Pukul 21.25.

Aku baru saja selesai dari rutinitas rumah tangga, hal seperti mencuci, mengepel, melipat, memasak, menyuapi anak, mencuci piring, dan semacamnya. Ketika sedang rebahan melepas lelah, janji yang batal hari ini untuk datang mengunjungimu karena kakak fathi sedang demam tiba-tiba saja mengusikku.

Di suatu siang ketika kau bercerita tentang lelah yang menghabisi rasa dan pikiranmu, juga air mata yang kau redam di balik bantal guling, serta rasa mual dari kehamilan yang tak henti mengguncang tubuhmu, sungguh, aku ingin menelan kembali semua nasehatku padamu saat itu. jika mengingat apa yang kukatakan padamu, rasanya aku sedang mengunyah batu.

“Tempat menggantung bahagia ...........”

Ya, kau ingat yang kukatakan itu? aku menasehatimu tentang tempat menggantung bahagia.
Kita ini, atau kebanyakan istri (sebut saja), menggantung bahagia pada suami. Jika seluruh kerja rumah tangga yang kita rampung dihargai, kita bahagia. Jika suami lupa menghargai,  menjadi berat bagi kita untuk bahagia.

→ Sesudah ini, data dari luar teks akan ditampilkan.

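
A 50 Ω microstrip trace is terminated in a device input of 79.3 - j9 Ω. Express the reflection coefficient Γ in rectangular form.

Γ ≈ 0.23 − j0.0536

Γ = (Z_L − Z_0)/(Z_L + Z_0) = (29.3 − j9)/(129.3 − j9)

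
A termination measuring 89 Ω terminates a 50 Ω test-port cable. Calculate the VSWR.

VSWR ≈ 1.78

Γ = (89 − 50)/(89 + 50) = 0.281
VSWR = (1 + 0.281)/(1 − 0.281)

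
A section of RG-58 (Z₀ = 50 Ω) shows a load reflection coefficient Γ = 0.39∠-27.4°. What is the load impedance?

Z_L ≈ 92.2 − j39.1 Ω

Z_L = Z_0·(1 + Γ)/(1 − Γ) = 50·(1.35 − j0.179)/(0.654 + j0.179)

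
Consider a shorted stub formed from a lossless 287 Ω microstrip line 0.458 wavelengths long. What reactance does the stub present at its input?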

Tapi kau bukan istri seperti itu tentunya. Kau tegar. Kau bijak. Aku belajar banyak darimu. Hal sebenarnya yang membuatmu menumpahkan air mata_meski kau sembunyikan di balik jilbabmu_ adalah sesuatu yang lebih berat dari sekedar harga-menghargai hak dan kewajiban. Itu adalah tentang hatimu, tentang istanamu yang ingin dimasuki tanpa izin, dan kau tak berdaya mengusir. Lalu kau menangis, dan aku mengunyah batu menasehatimu tentang bahagia. ah... maafkan naifku....

“Jika kau lebih memahami tentang bahagia, bahwa Allah adalah satu-satunya tempat menggantung bahagia,  tentulah kau akan tabah pada apapun .....”

Ah. Benarkah aku mengatakan itu padamu?
Mungkin aku harus menabung banyak malu untuk bekal menasehatimu, kau lebih baik dariku dalam hal mengahadapi perih. Sedang aku, yang sering kali kau minta datang mendengar keluhmu, tak lebih baik dari yang kau pikirkan.

Masalah kita mungkin tidak sama. Tapi yang terbayang dalam sunyi ketika air mata mulai membasahi tidurku,  adalah dirimu.

Aku mengingingat kau bercerita segala perihmu, dan kau menangis seperti biasanya kau menangis di hadapanku, tapi esok kemudian, kau tersenyum melanjutkan hidup. Benarlah, memang seperti itu harusnya. 

Kawan, buatlah bahagiamu sendiri. Jangan lagi menungguku datang dengan topeng bijak yang lusuh itu sekedar mengajarimu tentang bahagia. Tiba saatnya nanti, kaulah yang akan menunjukkan makna bahagia pada derita orang-orang.

Karena yang menelan banyak perih, paling tahu rasa bahagia yang nyata. Dan kaulah orangnya. 
______________________
Selamat tidur. Semoga malam ini tak ada luka.